Manager PLN UP3 Bukittinggi, Rudi Hamiri, bersama jajaran, termasuk Manager Unit Layanan Pelanggan (ULP) Bukittinggi, Syamsul Bahri, diterima langsung oleh Ketua PN Bukittinggi, Muhammad Irsyad, beserta tim sekretariat dan bagian umum.
“Kunjungan ini adalah wujud komitmen kami untuk menjalin hubungan baik dan memastikan kebutuhan listrik bagi pelayanan publik seperti di PN Bukittinggi terpenuhi secara andal dan aman,” ujar Rudi.
Dalam pertemuan tersebut, PN Bukittinggi menyampaikan rencana penambahan daya guna menunjang aktivitas pengadilan yang terus berkembang. Namun, pihak pengadilan juga mengungkap adanya kendala pada instalasi listrik internal.
“Kami menyambut baik silaturahmi ini. PLN tidak hanya hadir sebagai penyedia listrik, tetapi juga sebagai mitra yang peduli terhadap kelancaran pelayanan publik. Penambahan daya memang kami butuhkan, dan kami terbuka terhadap masukan dari PLN agar semuanya berjalan aman dan lancar,” kata Ketua PN Bukittinggi, Muhammad Irsyad.
PLN menyatakan kesiapannya untuk mendukung kebutuhan daya tambahan dan merekomendasikan pengecekan menyeluruh terhadap instalasi internal sebagai langkah awal sebelum proses penambahan dilakukan.
Selain itu, PLN UP3 Bukittinggi juga menjalin sinergi strategis dengan Kejaksaan Negeri Bukittinggi untuk memperkuat kepastian hukum dan meningkatkan kualitas pelayanan kepada masyarakat. Pertemuan ini berlangsung pada Selasa, 20 Mei 2025, di Kantor Kejaksaan Negeri Bukittinggi.

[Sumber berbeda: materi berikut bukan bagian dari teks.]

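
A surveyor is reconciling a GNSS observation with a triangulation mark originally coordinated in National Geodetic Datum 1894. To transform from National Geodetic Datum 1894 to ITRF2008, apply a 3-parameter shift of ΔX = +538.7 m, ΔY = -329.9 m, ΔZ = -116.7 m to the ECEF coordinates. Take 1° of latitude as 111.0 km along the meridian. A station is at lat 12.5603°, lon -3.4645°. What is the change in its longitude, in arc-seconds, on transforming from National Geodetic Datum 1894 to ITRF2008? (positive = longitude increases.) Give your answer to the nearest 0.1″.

sin φ = 0.217467, cos φ = 0.976068, sin λ = -0.060430, cos λ = 0.998172.
East component: ΔE = −sin λ·ΔX + cos λ·ΔY = −(-0.060430)(538.7) + (0.998172)(-329.9) = -296.74 m.
1° of latitude spans 111000 m; at latitude φ, 1° of longitude spans that × cos φ = 108343.5 m, so Δλ = -296.74 / 108343.5 × 3600 = -9.860″.

Δλ = -9.9″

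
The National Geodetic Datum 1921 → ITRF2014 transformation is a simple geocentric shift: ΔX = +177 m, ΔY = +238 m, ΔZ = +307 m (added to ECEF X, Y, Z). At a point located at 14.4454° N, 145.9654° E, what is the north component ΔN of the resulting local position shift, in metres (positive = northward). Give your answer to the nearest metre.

ΔN = 301 m

At φ = 14.4454°, λ = 145.9654°: sin φ = 0.249457, cos φ = 0.968386, sin λ = 0.559693, cos λ = -0.828700.
ΔN = −sin φ cos λ·ΔX − sin φ sin λ·ΔY + cos φ·ΔZ = −(0.249457)(-0.828700)(177) − (0.249457)(0.559693)(238) + (0.968386)(307) = 300.66 m.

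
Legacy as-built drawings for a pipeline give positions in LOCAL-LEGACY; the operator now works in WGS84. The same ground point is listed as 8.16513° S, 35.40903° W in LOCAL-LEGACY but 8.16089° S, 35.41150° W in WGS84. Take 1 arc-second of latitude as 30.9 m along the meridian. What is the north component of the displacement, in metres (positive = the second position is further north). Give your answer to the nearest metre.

Δφ = -8.16089° − -8.16513° = +0.00424°; Δλ = -35.41150° − -35.40903° = -0.00247°.
1° of latitude = 3600 × 30.90 = 111240 m.
ΔN = Δφ × 111240 = 471.7 m; ΔE = Δλ × 111240 × cos(-8.16513°) = -0.00247 × 111240 × 0.989863 = -272.0 m.

ΔN = 472 m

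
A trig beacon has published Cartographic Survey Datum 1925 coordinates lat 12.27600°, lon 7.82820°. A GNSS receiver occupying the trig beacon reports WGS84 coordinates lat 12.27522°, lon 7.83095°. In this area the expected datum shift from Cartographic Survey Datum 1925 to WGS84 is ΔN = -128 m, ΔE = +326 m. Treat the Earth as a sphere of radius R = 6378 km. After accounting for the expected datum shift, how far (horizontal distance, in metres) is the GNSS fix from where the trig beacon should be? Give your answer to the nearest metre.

Observed coordinate differences: Δφ = -0.00078°, Δλ = +0.00275°.
Converting to metres (1° lat = 111317 m, cos φ = 0.977135): observed ΔN = -86.8 m, observed ΔE = 299.1 m.
Subtracting the expected shift leaves a residual of -86.8 − (-128) = 41.2 m north and 299.1 − (326) = -26.9 m east.
Residual distance = √(41.2² + (-26.9)²) = 49.2 m.

49 m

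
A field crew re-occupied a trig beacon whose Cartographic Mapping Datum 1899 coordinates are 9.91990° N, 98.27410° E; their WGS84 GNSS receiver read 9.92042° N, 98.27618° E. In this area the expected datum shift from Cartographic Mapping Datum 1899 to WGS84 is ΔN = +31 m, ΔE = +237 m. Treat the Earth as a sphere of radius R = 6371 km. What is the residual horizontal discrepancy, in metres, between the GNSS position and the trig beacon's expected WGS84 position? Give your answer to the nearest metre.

28 m

Observed coordinate differences: Δφ = +0.00052°, Δλ = +0.00208°.
Converting to metres (1° lat = 111195 m, cos φ = 0.985050): observed ΔN = 57.8 m, observed ΔE = 227.8 m.
Subtracting the expected shift leaves a residual of 57.8 − (31) = 26.8 m north and 227.8 − (237) = -9.2 m east.
Residual distance = √(26.8² + (-9.2)²) = 28.3 m.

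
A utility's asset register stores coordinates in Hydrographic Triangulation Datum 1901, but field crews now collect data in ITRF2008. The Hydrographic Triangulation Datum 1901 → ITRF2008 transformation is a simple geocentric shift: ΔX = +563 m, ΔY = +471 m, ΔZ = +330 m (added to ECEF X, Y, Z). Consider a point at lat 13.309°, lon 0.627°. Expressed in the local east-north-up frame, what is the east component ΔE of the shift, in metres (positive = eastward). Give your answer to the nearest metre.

ΔE = 465 m

At φ = 13.309°, λ = 0.627°: sin φ = 0.230203, cos φ = 0.973143, sin λ = 0.010943, cos λ = 0.999940.
ΔE = −sin λ·ΔX + cos λ·ΔY = −(0.010943)·(563) + (0.999940)·(471) = 464.81 m.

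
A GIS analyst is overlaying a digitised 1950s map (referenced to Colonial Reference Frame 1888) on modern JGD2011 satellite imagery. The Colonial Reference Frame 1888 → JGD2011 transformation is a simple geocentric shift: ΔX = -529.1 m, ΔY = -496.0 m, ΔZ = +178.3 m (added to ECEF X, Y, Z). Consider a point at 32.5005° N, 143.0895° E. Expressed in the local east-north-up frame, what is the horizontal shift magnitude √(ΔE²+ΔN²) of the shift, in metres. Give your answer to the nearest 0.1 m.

719.2 m

At φ = 32.5005°, λ = 143.0895°: sin φ = 0.537307, cos φ = 0.843387, sin λ = 0.600567, cos λ = -0.799575.
ΔE = −sin λ·ΔX + cos λ·ΔY = −(0.600567)·(-529.1) + (-0.799575)·(-496.0) = 714.35 m.
ΔN = −sin φ cos λ·ΔX − sin φ sin λ·ΔY + cos φ·ΔZ = −(0.537307)(-0.799575)(-529.1) − (0.537307)(0.600567)(-496.0) + (0.843387)(178.3) = 83.12 m.
Horizontal magnitude = √(ΔE² + ΔN²) = √(714.35² + 83.12²) = 719.17 m.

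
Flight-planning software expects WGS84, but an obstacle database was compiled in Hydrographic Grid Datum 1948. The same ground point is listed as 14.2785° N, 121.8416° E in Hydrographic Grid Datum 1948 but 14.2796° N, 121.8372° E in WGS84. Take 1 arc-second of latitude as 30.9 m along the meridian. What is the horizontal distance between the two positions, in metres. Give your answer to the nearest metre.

490 m

Δφ = 14.2796° − 14.2785° = +0.0011°; Δλ = 121.8372° − 121.8416° = -0.0044°.
1° of latitude = 3600 × 30.90 = 111240 m.
ΔN = Δφ × 111240 = 122.4 m; ΔE = Δλ × 111240 × cos(14.2785°) = -0.0044 × 111240 × 0.969108 = -474.3 m.
Distance = √(ΔE² + ΔN²) = √((-474.3)² + 122.4²) = 489.9 m.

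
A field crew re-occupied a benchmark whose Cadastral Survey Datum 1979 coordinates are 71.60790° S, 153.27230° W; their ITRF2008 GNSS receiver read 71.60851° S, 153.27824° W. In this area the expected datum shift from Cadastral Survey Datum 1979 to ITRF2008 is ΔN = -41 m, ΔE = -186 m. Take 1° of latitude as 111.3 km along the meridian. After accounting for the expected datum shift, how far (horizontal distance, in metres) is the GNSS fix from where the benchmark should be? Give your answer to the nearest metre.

Observed coordinate differences: Δφ = -0.00061°, Δλ = -0.00594°.
Converting to metres (1° lat = 111300 m, cos φ = 0.315518): observed ΔN = -67.9 m, observed ΔE = -208.6 m.
Subtracting the expected shift leaves a residual of -67.9 − (-41) = -26.9 m north and -208.6 − (-186) = -22.6 m east.
Residual distance = √((-26.9)² + (-22.6)²) = 35.1 m.

35 m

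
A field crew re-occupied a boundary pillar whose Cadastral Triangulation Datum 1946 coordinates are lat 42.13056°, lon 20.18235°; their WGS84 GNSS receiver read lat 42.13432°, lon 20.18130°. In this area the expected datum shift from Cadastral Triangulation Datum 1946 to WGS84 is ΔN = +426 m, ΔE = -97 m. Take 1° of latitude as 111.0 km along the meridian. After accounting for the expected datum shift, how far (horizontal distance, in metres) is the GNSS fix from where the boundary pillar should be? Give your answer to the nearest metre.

Observed coordinate differences: Δφ = +0.00376°, Δλ = -0.00105°.
Converting to metres (1° lat = 111000 m, cos φ = 0.741618): observed ΔN = 417.4 m, observed ΔE = -86.4 m.
Subtracting the expected shift leaves a residual of 417.4 − (426) = -8.6 m north and -86.4 − (-97) = 10.6 m east.
Residual distance = √((-8.6)² + 10.6²) = 13.6 m.

14 m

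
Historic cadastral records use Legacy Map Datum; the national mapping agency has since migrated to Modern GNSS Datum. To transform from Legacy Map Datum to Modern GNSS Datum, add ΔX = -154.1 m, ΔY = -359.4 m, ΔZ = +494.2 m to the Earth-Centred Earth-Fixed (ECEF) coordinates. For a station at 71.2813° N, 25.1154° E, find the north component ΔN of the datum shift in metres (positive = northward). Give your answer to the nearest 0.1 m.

The local north axis is (−sin φ cos λ, −sin φ sin λ, cos φ), giving ΔN = 132.150 + 144.476 + 158.600 = 435.23 m.

ΔN = 435.2 m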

Manager PLN UP3 Bukittinggi, Rudi Hamiri, menyampaikan bahwa sinergi ini merupakan langkah penting dalam membangun fondasi hukum yang kuat. “Kepastian hukum menjadi fondasi penting dalam pelayanan ketenagalistrikan. Melalui sinergi ini, kami ingin memastikan bahwa setiap proses berjalan sesuai aturan, sehingga PLN dapat lebih fokus memberikan layanan terbaik dan terpercaya kepada pelanggan,” ungkap Rudi.
Kepala Kejaksaan Negeri Bukittinggi, Djamaluddin, menegaskan pentingnya perlindungan hukum yang kuat untuk memastikan masyarakat mendapatkan layanan listrik yang andal dan tanpa hambatan. “Kejaksaan hadir sebagai mitra yang mendukung agar setiap persoalan hukum dapat diselesaikan dengan adil dan profesional demi kepentingan terbaik pelanggan,” ujar Djamaluddin.
Melalui sinergi ini, PLN berharap terjalin komunikasi yang lebih erat dengan pemangku kepentingan sehingga berbagai kebutuhan dan tantangan dapat diselesaikan secara cepat dan tepat demi kenyamanan dan layanan terbaik kepada seluruh masyarakat.